Una vez efectuada la identificación, debemos conservar la documentación correspondiente junto con el resto de documentos del animal por si en algún momento fuera preciso presentarla e identificarnos como propietarios de nuestra mascota. Alguna de las normas más recientes imponen la obligación de identificar como un requisito previo y obligatorio a realizar cualquier transacción con el animal. De esta forma, no se deja en manos del propietario o tenedor del animal el cumplimiento de la obligación sino que la identificación ya viene impuesta desde el origen.
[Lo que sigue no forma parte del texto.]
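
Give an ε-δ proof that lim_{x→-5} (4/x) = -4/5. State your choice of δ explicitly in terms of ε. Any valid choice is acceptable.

Let ε > 0 be given. We seek δ > 0 such that 0 < |x + 5| < δ implies |4/x + 4/5| < ε.
|4/x + 4/5| = 4·|-5 − x|/(5·|x|) = 4|x + 5|/(5|x|).
Restrict δ ≤ 5/2. Then |x + 5| < 5/2 gives |x| > 5/2, so 5|x| > 25/2.
Then |4/x + 4/5| < 4|x + 5|/(25/2), which is < ε when |x + 5| < (25/8)ε.
Take δ = min(5/2, (25/8)ε). Then 0 < |x + 5| < δ gives both |x + 5| < 5/2 and |x + 5| < (25/8)ε, so |4/x + 4/5| < ε.

δ = min(5/2, (25/8)ε)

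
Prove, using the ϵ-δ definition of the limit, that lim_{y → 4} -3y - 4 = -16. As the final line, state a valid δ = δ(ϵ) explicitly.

Let ϵ > 0 be given. We need δ > 0 so that 0 < |y − 4| < δ implies |(-3y - 4) + 16| < ϵ.
Since (-3y - 4) + 16 = -3(y − 4), we have |(-3y - 4) + 16| = 3|y − 4|.
So 3|y − 4| < ϵ exactly when |y − 4| < ϵ/3.
Choosing δ = ϵ/3 gives |(-3y - 4) + 16| = 3|y − 4| < ϵ whenever |y − 4| < δ.

δ = ϵ/3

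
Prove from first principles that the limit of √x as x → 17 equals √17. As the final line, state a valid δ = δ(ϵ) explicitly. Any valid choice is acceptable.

Let ϵ > 0. We want δ > 0 such that 0 < |x − 17| < δ implies |√x − √17| < ϵ.
Multiplying by the conjugate, |√x − √17| = |x − 17|/(√x + √17).
Restrict δ ≤ 17 so that |x − 17| < 17 forces x > 0, and then √x + √17 > √17.
Hence |√x − √17| < |x − 17|/√17, which is < ϵ once |x − 17| < √17·ϵ.
Take δ = min(17, √17·ϵ). If 0 < |x − 17| < δ then x > 0 and |√x − √17| < |x − 17|/√17 < ϵ.

δ = min(17, √17·ϵ)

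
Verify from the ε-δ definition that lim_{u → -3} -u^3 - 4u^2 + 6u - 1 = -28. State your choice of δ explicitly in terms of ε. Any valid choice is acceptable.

δ = min(1, ε/29)

Fix ε > 0. We want δ > 0 such that 0 < |u + 3| < δ implies |(-u^3 - 4u^2 + 6u - 1) + 28| < ε.
(-u^3 - 4u^2 + 6u - 1) + 28 = -u^3 - 4u^2 + 6u + 27 = (u + 3)(-u^2 - u + 9).
So |(-u^3 - 4u^2 + 6u - 1) + 28| = |u + 3|·|-u^2 - u + 9|.
Assume first that |u + 3| < 1, so |u| < 4. Then |-u^2 - u + 9| ≤ 4^2 + 4 + 9 = 29.
Hence |(-u^3 - 4u^2 + 6u - 1) + 28| ≤ 29|u + 3| < ε provided |u + 3| < ε/29.
Take δ = min(1, ε/29). Then 0 < |u + 3| < δ gives both |u + 3| < 1 and |u + 3| < ε/29, so |(-u^3 - 4u^2 + 6u - 1) + 28| < ε.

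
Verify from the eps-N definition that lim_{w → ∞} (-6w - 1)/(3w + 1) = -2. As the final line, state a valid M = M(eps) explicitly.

M = (1/3)/eps

Let eps > 0. We seek M > 0 such that w > M implies |(-6w - 1)/(3w + 1) + 2| < eps.
(-6w - 1)/(3w + 1) + 2 = (3(-6w - 1) − (-6)(3w + 1)) / (3(3w + 1)) = 3/(3(3w + 1)).
For w > 0 we have 3w + 1 > 3w, so |(-6w - 1)/(3w + 1) + 2| = 3/(3(3w + 1)) < 3/(3·3w) = (1/3)/w.
Thus |(-6w - 1)/(3w + 1) + 2| < eps whenever w > (1/3)/eps.
Take M = (1/3)/eps. If w > M then |(-6w - 1)/(3w + 1) + 2| < (1/3)/w < eps.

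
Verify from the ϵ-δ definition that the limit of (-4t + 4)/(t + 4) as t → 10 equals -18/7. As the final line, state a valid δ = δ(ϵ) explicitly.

Let ϵ > 0 be given. We want δ > 0 with 0 < |t − 10| < δ ⇒ |(-4t + 4)/(t + 4) + 18/7| < ϵ.
Combining over a common denominator, (-4t + 4)/(t + 4) + 18/7 = [(-4t + 4)·14 − (-36)·(t + 4)] / [14·(t + 4)] = -20(t − 10) / (14(t + 4)).
So |(-4t + 4)/(t + 4) + 18/7| = 20|t − 10| / (14·|t + 4|).
Require δ ≤ 7, so |t + 4| ≥ |14| − |t − 10| > 14 − 7 = 7.
Hence |(-4t + 4)/(t + 4) + 18/7| < 20|t − 10|/(14·7) = (10/49)|t − 10|, which is < ϵ once |t − 10| < (49/10)ϵ.
Take δ = min(7, (49/10)ϵ). Then 0 < |t − 10| < δ forces both bounds, so |(-4t + 4)/(t + 4) + 18/7| < ϵ.

δ = min(7, (49/10)ϵ)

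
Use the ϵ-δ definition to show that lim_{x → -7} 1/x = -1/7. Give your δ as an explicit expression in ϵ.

δ = min(7/2, (49/2)ϵ)

Suppose ϵ > 0. We seek δ > 0 such that 0 < |x + 7| < δ implies |1/x + 1/7| < ϵ.
|1/x + 1/7| = |-7 − x|/(7·|x|) = |x + 7|/(7|x|).
Restrict δ ≤ 7/2. Then |x + 7| < 7/2 gives |x| > 7/2, so 7|x| > 49/2.
Then |1/x + 1/7| < |x + 7|/(49/2), which is < ϵ when |x + 7| < (49/2)ϵ.
Take δ = min(7/2, (49/2)ϵ). Then 0 < |x + 7| < δ gives both |x + 7| < 7/2 and |x + 7| < (49/2)ϵ, so |1/x + 1/7| < ϵ.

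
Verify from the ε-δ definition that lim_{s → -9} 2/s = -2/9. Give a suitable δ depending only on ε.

Let ε > 0 be given. We seek δ > 0 such that 0 < |s + 9| < δ implies |2/s + 2/9| < ε.
|2/s + 2/9| = 2·|-9 − s|/(9·|s|) = 2|s + 9|/(9|s|).
Restrict δ ≤ 9/2. Then |s + 9| < 9/2 gives |s| > 9/2, so 9|s| > 81/2.
Then |2/s + 2/9| < 2|s + 9|/(81/2), which is < ε when |s + 9| < (81/4)ε.
Take δ = min(9/2, (81/4)ε). Then 0 < |s + 9| < δ gives both |s + 9| < 9/2 and |s + 9| < (81/4)ε, so |2/s + 2/9| < ε.

δ = min(9/2, (81/4)ε)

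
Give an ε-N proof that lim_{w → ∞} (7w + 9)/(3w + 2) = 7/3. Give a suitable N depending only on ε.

N = (13/9)/ε

Suppose ε > 0. We seek N > 0 such that w > N implies |(7w + 9)/(3w + 2) − (7/3)| < ε.
(7w + 9)/(3w + 2) − (7/3) = (3(7w + 9) − 7(3w + 2)) / (3(3w + 2)) = 13/(3(3w + 2)).
For w > 0 we have 3w + 2 > 3w, so |(7w + 9)/(3w + 2) − (7/3)| = 13/(3(3w + 2)) < 13/(3·3w) = (13/9)/w.
Thus |(7w + 9)/(3w + 2) − (7/3)| < ε whenever w > (13/9)/ε.
Take N = (13/9)/ε. If w > N then |(7w + 9)/(3w + 2) − (7/3)| < (13/9)/w < ε.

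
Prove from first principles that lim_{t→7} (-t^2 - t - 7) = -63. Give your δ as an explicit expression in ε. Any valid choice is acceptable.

δ = min(2, ε/17)

Let ε > 0. We want δ > 0 such that 0 < |t − 7| < δ implies |(-t^2 - t - 7) + 63| < ε.
(-t^2 - t - 7) + 63 = -t^2 - t + 56 = (t − 7)(-t - 8).
So |(-t^2 - t - 7) + 63| = |t − 7|·|-t - 8|.
Require δ ≤ 2. Then |t − 7| < 2 gives |t| < 9, and by the triangle inequality |-t - 8| ≤ 9 + 8 = 17.
Hence |(-t^2 - t - 7) + 63| ≤ 17|t − 7| < ε provided |t − 7| < ε/17.
Choosing δ = min(2, ε/17) ensures both conditions, hence |(-t^2 - t - 7) + 63| < ε.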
SEGUNDO PASO: EL REGISTRO ADMINISTRATIVO
Paralela a la obligación de identificar se encuentra la de censar a nuestra mascota. Cada ley autonómica establece unos plazos determinados para hacerlo que es preciso consultar y que además pueden ser diferentes en función de que se trate de un nacimiento o una adquisición por compra, donación u otro sistema.

¿Y SI NO CUMPLIMOS CON ESTAS OBLIGACIONES?
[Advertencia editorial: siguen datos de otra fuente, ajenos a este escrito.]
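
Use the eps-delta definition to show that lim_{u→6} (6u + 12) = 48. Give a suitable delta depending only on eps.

Suppose eps > 0. We need delta > 0 so that 0 < |u − 6| < delta implies |(6u + 12) − 48| < eps.
|(6u + 12) − 48| = |6u - 36| = 6|u − 6|.
So 6|u − 6| < eps exactly when |u − 6| < eps/6.
Take delta = eps/6. If 0 < |u − 6| < delta then |(6u + 12) − 48| = 6|u − 6| < 6·(eps/6) = eps.

delta = eps/6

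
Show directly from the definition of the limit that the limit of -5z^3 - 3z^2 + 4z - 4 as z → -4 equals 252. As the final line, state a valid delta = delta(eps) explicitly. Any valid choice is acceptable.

delta = min(2, eps/346)

Let eps > 0. We want delta > 0 such that 0 < |z + 4| < delta implies |(-5z^3 - 3z^2 + 4z - 4) − 252| < eps.
(-5z^3 - 3z^2 + 4z - 4) − 252 = -5z^3 - 3z^2 + 4z - 256 = (z + 4)(-5z^2 + 17z - 64).
So |(-5z^3 - 3z^2 + 4z - 4) − 252| = |z + 4|·|-5z^2 + 17z - 64|.
Require delta ≤ 2. Then |z + 4| < 2 gives |z| < 6, and by the triangle inequality |-5z^2 + 17z - 64| ≤ 5·6^2 + 17·6 + 64 = 346.
Hence |(-5z^3 - 3z^2 + 4z - 4) − 252| ≤ 346|z + 4| < eps provided |z + 4| < eps/346.
Take delta = min(2, eps/346). Then 0 < |z + 4| < delta gives both |z + 4| < 2 and |z + 4| < eps/346, so |(-5z^3 - 3z^2 + 4z - 4) − 252| < eps.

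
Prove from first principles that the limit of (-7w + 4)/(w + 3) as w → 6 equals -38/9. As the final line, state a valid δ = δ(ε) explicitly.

Suppose ε > 0. We want δ > 0 with 0 < |w − 6| < δ ⇒ |(-7w + 4)/(w + 3) + 38/9| < ε.
Combining over a common denominator, (-7w + 4)/(w + 3) + 38/9 = [(-7w + 4)·9 − (-38)·(w + 3)] / [9·(w + 3)] = -25(w − 6) / (9(w + 3)).
So |(-7w + 4)/(w + 3) + 38/9| = 25|w − 6| / (9·|w + 3|).
Restrict δ ≤ 9/2. Then |w − 6| < 9/2 gives |w + 3| = |(w − 6) + 9| ≥ 9 − 9/2 = 9/2.
Hence |(-7w + 4)/(w + 3) + 38/9| < 25|w − 6|/(9·(9/2)) = (50/81)|w − 6|, which is < ε once |w − 6| < (81/50)ε.
Take δ = min(9/2, (81/50)ε). Then 0 < |w − 6| < δ forces both bounds, so |(-7w + 4)/(w + 3) + 38/9| < ε.

δ = min(9/2, (81/50)ε)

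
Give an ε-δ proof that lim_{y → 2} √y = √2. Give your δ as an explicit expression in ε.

Fix ε > 0. We want δ > 0 such that 0 < |y − 2| < δ implies |√y − √2| < ε.
Multiplying by the conjugate, |√y − √2| = |y − 2|/(√y + √2).
Restrict δ ≤ 2 so that |y − 2| < 2 forces y > 0, and then √y + √2 > √2.
Hence |√y − √2| < |y − 2|/√2, which is < ε once |y − 2| < √2·ε.
Take δ = min(2, √2·ε). If 0 < |y − 2| < δ then y > 0 and |√y − √2| < |y − 2|/√2 < ε.

δ = min(2, √2·ε)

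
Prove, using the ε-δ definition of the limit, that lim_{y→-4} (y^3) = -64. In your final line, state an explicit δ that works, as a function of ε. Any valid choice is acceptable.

δ = min(1, ε/61)

Suppose ε > 0. We seek δ > 0 with 0 < |y + 4| < δ ⇒ |y^3 + 64| < ε.
Factor: y^3 + 64 = (y + 4)(y^2 - 4y + 16), so |y^3 + 64| = |y + 4|·|y^2 - 4y + 16|.
Impose δ ≤ 1 so that |y| < 5; then |y^2 - 4y + 16| ≤ 61.
Hence |y^3 + 64| ≤ 61|y + 4|, which is < ε once |y + 4| < ε/61.
Take δ = min(1, ε/61). If 0 < |y + 4| < δ then both bounds hold and |y^3 + 64| ≤ 61|y + 4| < 61·(ε/61) = ε.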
La primera de las consecuencias que se derivan de la falta de identificación y censo es la correspondiente imposición de una sanción de carácter administrativo, ya que todas las leyes autonómicas califican como sendas infracciones la tenencia de un animal doméstico (normalmente perros y gatos) no identificado y la no inscripción.
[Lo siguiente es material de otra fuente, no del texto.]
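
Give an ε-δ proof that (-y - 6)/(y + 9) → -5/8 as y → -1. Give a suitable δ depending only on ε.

δ = min(4, (32/3)ε)

Let ε > 0 be given. We want δ > 0 with 0 < |y + 1| < δ ⇒ |(-y - 6)/(y + 9) + 5/8| < ε.
Combining over a common denominator, (-y - 6)/(y + 9) + 5/8 = [(-y - 6)·8 − (-5)·(y + 9)] / [8·(y + 9)] = -3(y + 1) / (8(y + 9)).
So |(-y - 6)/(y + 9) + 5/8| = 3|y + 1| / (8·|y + 9|).
Require δ ≤ 4, so |y + 9| ≥ |8| − |y + 1| > 8 − 4 = 4.
Hence |(-y - 6)/(y + 9) + 5/8| < 3|y + 1|/(8·4) = (3/32)|y + 1|, which is < ε once |y + 1| < (32/3)ε.
Take δ = min(4, (32/3)ε). Then 0 < |y + 1| < δ forces both bounds, so |(-y - 6)/(y + 9) + 5/8| < ε.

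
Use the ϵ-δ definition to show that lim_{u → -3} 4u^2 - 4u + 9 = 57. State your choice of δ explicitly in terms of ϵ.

δ = min(2, ϵ/36)

Let ϵ > 0 be given. We want δ > 0 such that 0 < |u + 3| < δ implies |(4u^2 - 4u + 9) − 57| < ϵ.
(4u^2 - 4u + 9) − 57 = 4u^2 - 4u - 48 = (u + 3)(4u - 16).
So |(4u^2 - 4u + 9) − 57| = |u + 3|·|4u - 16|.
Require δ ≤ 2. Then |u + 3| < 2 gives |u| < 5, and by the triangle inequality |4u - 16| ≤ 4·5 + 16 = 36.
Hence |(4u^2 - 4u + 9) − 57| ≤ 36|u + 3| < ϵ provided |u + 3| < ϵ/36.
Choosing δ = min(2, ϵ/36) ensures both conditions, hence |(4u^2 - 4u + 9) − 57| < ϵ.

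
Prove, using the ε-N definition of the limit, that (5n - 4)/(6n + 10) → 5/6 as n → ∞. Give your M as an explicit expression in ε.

Fix ε > 0. For n ≥ 1, |(5n - 4)/(6n + 10) − (5/6)| = |-74|/(6(6n + 10)) = 74/(6(6n + 10)).
Since 6n + 10 ≥ 6n for n ≥ 1, this is ≤ 74/(6·6n) = (37/18)/n.
So |(5n - 4)/(6n + 10) − (5/6)| < ε whenever n > (37/18)/ε.
Take M = (37/18)/ε. If n > M then |(5n - 4)/(6n + 10) − (5/6)| ≤ (37/18)/n < ε.

M = (37/18)/ε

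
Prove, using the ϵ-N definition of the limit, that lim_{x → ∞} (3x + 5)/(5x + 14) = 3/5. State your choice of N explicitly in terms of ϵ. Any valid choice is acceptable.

N = (17/25)/ϵ

Fix ϵ > 0. We seek N > 0 such that x > N implies |(3x + 5)/(5x + 14) − (3/5)| < ϵ.
(3x + 5)/(5x + 14) − (3/5) = (5(3x + 5) − 3(5x + 14)) / (5(5x + 14)) = -17/(5(5x + 14)).
For x > 0 we have 5x + 14 > 5x, so |(3x + 5)/(5x + 14) − (3/5)| = 17/(5(5x + 14)) < 17/(5·5x) = (17/25)/x.
Thus |(3x + 5)/(5x + 14) − (3/5)| < ϵ whenever x > (17/25)/ϵ.
Take N = (17/25)/ϵ. If x > N then |(3x + 5)/(5x + 14) − (3/5)| < (17/25)/x < ϵ.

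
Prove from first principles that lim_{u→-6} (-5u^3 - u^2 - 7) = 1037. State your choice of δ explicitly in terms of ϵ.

Let ϵ > 0 be given. We want δ > 0 such that 0 < |u + 6| < δ implies |(-5u^3 - u^2 - 7) − 1037| < ϵ.
(-5u^3 - u^2 - 7) − 1037 = -5u^3 - u^2 - 1044 = (u + 6)(-5u^2 + 29u - 174).
So |(-5u^3 - u^2 - 7) − 1037| = |u + 6|·|-5u^2 + 29u - 174|.
Require δ ≤ 1. Then |u + 6| < 1 gives |u| < 7, and by the triangle inequality |-5u^2 + 29u - 174| ≤ 5·7^2 + 29·7 + 174 = 622.
Hence |(-5u^3 - u^2 - 7) − 1037| ≤ 622|u + 6| < ϵ provided |u + 6| < ϵ/622.
Choosing δ = min(1, ϵ/622) ensures both conditions, hence |(-5u^3 - u^2 - 7) − 1037| < ϵ.

δ = min(1, ϵ/622)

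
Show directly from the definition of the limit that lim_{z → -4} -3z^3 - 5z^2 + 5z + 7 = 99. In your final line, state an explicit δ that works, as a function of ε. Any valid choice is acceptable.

Let ε > 0. We want δ > 0 such that 0 < |z + 4| < δ implies |(-3z^3 - 5z^2 + 5z + 7) − 99| < ε.
(-3z^3 - 5z^2 + 5z + 7) − 99 = -3z^3 - 5z^2 + 5z - 92 = (z + 4)(-3z^2 + 7z - 23).
So |(-3z^3 - 5z^2 + 5z + 7) − 99| = |z + 4|·|-3z^2 + 7z - 23|.
Require δ ≤ 1. Then |z + 4| < 1 gives |z| < 5, and by the triangle inequality |-3z^2 + 7z - 23| ≤ 3·5^2 + 7·5 + 23 = 133.
Hence |(-3z^3 - 5z^2 + 5z + 7) − 99| ≤ 133|z + 4| < ε provided |z + 4| < ε/133.
Take δ = min(1, ε/133). Then 0 < |z + 4| < δ gives both |z + 4| < 1 and |z + 4| < ε/133, so |(-3z^3 - 5z^2 + 5z + 7) − 99| < ε.

δ = min(1, ε/133)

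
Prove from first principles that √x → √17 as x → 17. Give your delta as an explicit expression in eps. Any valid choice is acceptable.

delta = min(17, √17·eps)

Let eps > 0 be given. We want delta > 0 such that 0 < |x − 17| < delta implies |√x − √17| < eps.
Rationalise: √x − √17 = (x − 17)/(√x + √17), so |√x − √17| = |x − 17|/(√x + √17).
Restrict delta ≤ 17 so that |x − 17| < 17 forces x > 0, and then √x + √17 > √17.
Hence |√x − √17| < |x − 17|/√17, which is < eps once |x − 17| < √17·eps.
Take delta = min(17, √17·eps). If 0 < |x − 17| < delta then x > 0 and |√x − √17| < |x − 17|/√17 < eps.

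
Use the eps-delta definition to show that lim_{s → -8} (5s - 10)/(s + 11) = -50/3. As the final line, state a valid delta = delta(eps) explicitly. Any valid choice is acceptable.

Let eps > 0. We want delta > 0 with 0 < |s + 8| < delta ⇒ |(5s - 10)/(s + 11) + 50/3| < eps.
Combining over a common denominator, (5s - 10)/(s + 11) + 50/3 = [(5s - 10)·3 − (-50)·(s + 11)] / [3·(s + 11)] = 65(s + 8) / (3(s + 11)).
So |(5s - 10)/(s + 11) + 50/3| = 65|s + 8| / (3·|s + 11|).
Restrict delta ≤ 3/2. Then |s + 8| < 3/2 gives |s + 11| = |(s + 8) + 3| ≥ 3 − 3/2 = 3/2.
Hence |(5s - 10)/(s + 11) + 50/3| < 65|s + 8|/(3·(3/2)) = (130/9)|s + 8|, which is < eps once |s + 8| < (9/130)eps.
Take delta = min(3/2, (9/130)eps). Then 0 < |s + 8| < delta forces both bounds, so |(5s - 10)/(s + 11) + 50/3| < eps.

delta = min(3/2, (9/130)eps)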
Pero, además, debemos tener en cuenta, como decíamos al principio, que la identificación facilita en muchos casos la recuperación de una mascota perdida o robada y, además, es un método efectivo para imponer las sanciones oportunas a los propietarios que han procedido a abandonar a su animal, pues es la manera más directa de identificarlos y castigarlos por su actuación.

Por otro lado, conviene recordar que estas obligaciones son mucho más rigurosas en el caso de los perros de razas potencialmente peligrosas. La ley 50/1999, de 23 de diciembre, sobre el régimen jurídico de la tenencia de animales potencialmente peligrosos establece la obligación que tienen los propietarios, criadores o tenedores de animales a los que se refiere esta ley de identificar y registrar a los mismos, obligación que no cuenta con ningún tipo de excepción cuando se trata de perros de razas consideradas potencialmente peligrosas que, de acuerdo con el reglamento de desarrollo de la citada norma, han de ser identificados mediante el sistema de “microchip”. La obligación de censar a estos animales es, además, especialmente rigurosa, puesto que la normativa obliga incluso a la persona que los conduzca y controle a llevar consigo tanto la licencia correspondiente como la certificación acreditativa de la inscripción del animal en el Registro Municipal de animales potencialmente peligrosos.